In an expansion of the war on drugs, the U.S. Coast Guard is targeting low-level smugglers in international waters — shackling them on ships for weeks or even months before arraignment in American courts.
On nights when the November rain poured down and he had not slept at all, Jhonny Arcentales had visions of dying, of his body being cast into the dark ocean. He would imagine his wife and their teenage son tossing his clothes into a pit in a cemetery and gathering at the local church for his funeral. It had been more than two months since Arcentales, a 40-year-old fisherman from Ecuador’s central coast, left home, telling his wife he would return in five days. A cuff clamped onto his ankle kept him shackled to a cable along the deck of the ship but for the occasional trip, guarded by a sailor, to defecate into a bucket. Most of the time, he couldn’t move more than an arm’s length in either direction without jostling the next shackled man. “The sea used to be freedom,” he told me. But on the ship, “it was the opposite. Like a prison in the open ocean.”

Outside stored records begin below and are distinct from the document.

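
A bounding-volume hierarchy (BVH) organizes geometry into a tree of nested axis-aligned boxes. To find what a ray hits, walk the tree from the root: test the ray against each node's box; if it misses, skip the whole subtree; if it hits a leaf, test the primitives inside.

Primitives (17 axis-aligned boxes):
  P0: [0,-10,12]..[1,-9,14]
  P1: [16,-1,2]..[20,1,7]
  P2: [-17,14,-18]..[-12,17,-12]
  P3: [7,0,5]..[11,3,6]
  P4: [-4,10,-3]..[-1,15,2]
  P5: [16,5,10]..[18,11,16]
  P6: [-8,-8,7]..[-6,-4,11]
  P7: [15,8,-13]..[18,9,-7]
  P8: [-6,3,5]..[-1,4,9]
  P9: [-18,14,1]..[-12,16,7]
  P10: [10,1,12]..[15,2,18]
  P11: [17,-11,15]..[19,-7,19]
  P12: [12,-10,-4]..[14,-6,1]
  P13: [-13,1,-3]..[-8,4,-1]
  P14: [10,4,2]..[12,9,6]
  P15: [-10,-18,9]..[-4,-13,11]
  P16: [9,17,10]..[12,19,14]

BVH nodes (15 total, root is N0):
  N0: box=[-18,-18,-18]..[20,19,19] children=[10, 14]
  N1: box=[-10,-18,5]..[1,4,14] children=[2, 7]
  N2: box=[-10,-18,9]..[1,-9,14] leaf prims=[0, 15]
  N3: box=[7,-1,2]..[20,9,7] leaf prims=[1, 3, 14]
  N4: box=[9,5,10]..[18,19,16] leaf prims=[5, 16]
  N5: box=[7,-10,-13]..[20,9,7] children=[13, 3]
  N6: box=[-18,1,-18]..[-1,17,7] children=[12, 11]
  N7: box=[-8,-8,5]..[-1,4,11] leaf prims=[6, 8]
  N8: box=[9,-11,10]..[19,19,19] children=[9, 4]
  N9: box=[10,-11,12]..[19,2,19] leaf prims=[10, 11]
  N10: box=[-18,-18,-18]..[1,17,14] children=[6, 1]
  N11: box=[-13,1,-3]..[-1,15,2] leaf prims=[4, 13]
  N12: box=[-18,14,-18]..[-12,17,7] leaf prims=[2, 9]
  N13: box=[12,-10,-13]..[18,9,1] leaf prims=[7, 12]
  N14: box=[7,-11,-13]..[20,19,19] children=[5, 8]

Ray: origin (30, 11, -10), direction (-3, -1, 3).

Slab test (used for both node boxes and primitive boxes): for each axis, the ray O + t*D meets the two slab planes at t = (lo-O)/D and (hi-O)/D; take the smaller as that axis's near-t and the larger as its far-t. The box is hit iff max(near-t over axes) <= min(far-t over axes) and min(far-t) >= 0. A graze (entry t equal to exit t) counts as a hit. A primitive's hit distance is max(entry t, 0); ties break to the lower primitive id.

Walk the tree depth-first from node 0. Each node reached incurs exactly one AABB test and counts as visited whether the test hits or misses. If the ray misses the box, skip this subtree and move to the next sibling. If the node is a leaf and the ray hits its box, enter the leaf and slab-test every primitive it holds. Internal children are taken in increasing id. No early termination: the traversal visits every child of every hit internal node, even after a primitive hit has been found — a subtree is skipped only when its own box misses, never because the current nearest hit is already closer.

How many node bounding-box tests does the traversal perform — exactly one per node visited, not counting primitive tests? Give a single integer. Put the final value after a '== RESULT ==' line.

Traverse from the root:
N0 x:[10/3,16] y:[-8,29] z:[-8/3,29/3] -> hit [10/3,29/3], descend [10, 14]
  N10 x:[29/3,16] y:[-6,29] z:[-8/3,8] -> miss, prune
  N14 x:[10/3,23/3] y:[-8,22] z:[-1,29/3] -> hit [10/3,23/3], descend [5, 8]
    N5 x:[10/3,23/3] y:[2,21] z:[-1,17/3] -> hit [10/3,17/3], descend [3, 13]
      N3 x:[10/3,23/3] y:[2,12] z:[4,17/3] -> hit [4,17/3] leaf, test {P1(miss), P3(miss), P14(miss)}
      N13 x:[4,6] y:[2,21] z:[-1,11/3] -> miss, prune
    N8 x:[11/3,7] y:[-8,22] z:[20/3,29/3] -> hit [20/3,7], descend [4, 9]
      N4 x:[4,7] y:[-8,6] z:[20/3,26/3] -> miss, prune
      N9 x:[11/3,20/3] y:[9,22] z:[22/3,29/3] -> miss, prune

9 AABB tests over nodes [0, 10, 14, 5, 3, 13, 8, 4, 9]; 1 leaf entered; closest miss.

== RESULT ==
9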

By day Arcentales would stand against the wall and stare out at the water, his mind blank one moment, the next racing with thoughts of his wife and their newborn son. He had not spoken to his family, though he asked each day to call home. He increasingly felt panicked, fearing his wife would believe he was dead.
Arcentales has wide muscular shoulders from his 25 years hauling fishing nets from the sea. But his meals now consisted of a handful of rice and beans, and he could feel his body shrinking from the undernourishment and immobility. “The moment we would stand up, we would get nauseated, our heads would spin,” he recalled. The 20-some prisoners aboard the vessel — Ecuadorians, Guatemalans and Colombians — would often stand through the night, their backs aching, their bodies frigid from the wind and rain, waiting for the morning sun to rise and dry them.
In the first weeks, Arcentales had turned to his friend Carlos Quijije, another fisherman from the small town of Jaramijó, to calm him. They were chained side by side, and the 26-year-old would offer some perspective. “Relax brother, everything is going to work out,” Arcentales remembered Quijije saying. “They’ll take us to Ecuador, and we will see our families.” But after two months of being shackled aboard the ship, Quijije seemed just as despondent. They often thought they would simply disappear.